Vier-Pfoten-Spendenkonto: IBAN: AT50 6000 0000 0754 4590; BIC: OPSKATWW

Internet: www.vier-pfoten.at/gaza

Fast 44.000 Menschen leben im Flüchtlingslager in Rafah, direkt an der ägyptischen Grenze. Die Häuser sind klein und dunkel. Doch die Menschen haben sich eingerichtet. Auch Saad El Din El Gamal lebt hier seit zehn Jahren. Hier sind seine sechs Kinder aufgewachsen. Hier leben seine Enkelkinder. Und seit einigen Wochen auch zwei Löwenbabys. Sie sind die Sensation in den engen Gassen des Lagers. Werden sie ins Freie gelassen, bilden sich Menschentrauben.
„Meine Enkeltochter hat sich in sie verliebt. Sie ist schuld, dass ich sie gekauft habe“, lächelt der 55-jährige El Gamal. Alex und Mona, so wurden die Löwen getauft, sind jetzt dreieinhalb Monate alt. Sie stammen aus dem Zoo in Rafah. Und die Tiere sind schon so groß wie die jüngste Enkeltochter, die gerade ihre ersten tapsigen Schritte macht. Die Tiere bewegen sich frei im Haus.

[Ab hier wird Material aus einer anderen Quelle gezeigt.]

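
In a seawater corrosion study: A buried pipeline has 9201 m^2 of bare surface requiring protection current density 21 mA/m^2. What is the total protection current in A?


I = area * current density, then convert mA → A (÷1000)
I = 9201 * 21 / 1000 = 193.22 A

193.22 A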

Eine Gefahr – sobald sich die jüngste Enkelin umdreht, pirschen sich die Löwen an. Noch ist es ein Spiel. Doch die Tiere wachsen. „Hier können sie nicht bleiben“, sagt Vier-Pfoten-Tierarzt Amir Khalil. Er verhandelt mit El Gamal.

Kein leichtes Unterfangen. Doch nach einigen Zigaretten und süßem Tee schlägt er ein: „Ich weiß, was es heißt, eingesperrt zu leben“, sagt er. „Ich war selbst im Gefängnis. Die Freiheit ist kostbar.“ Die Idee: Die Löwen sollen ins Ausland gebracht werden – und dort in einem großen Gehege leben. Die Übergabe, so die Abmachung, soll am nächsten Tag erfolgen.

Doch dann die Ernüchterung: El Gamal will plötzlich Geld. Der Deal ist geplatzt. Aufgeben wollen die Tierschützer dennoch nicht. „Wir werden verhandeln. Auch mit den Behörden. Und wir werden eine dauerhafte Lösung außerhalb von Gaza finden“, ist Khalil sicher.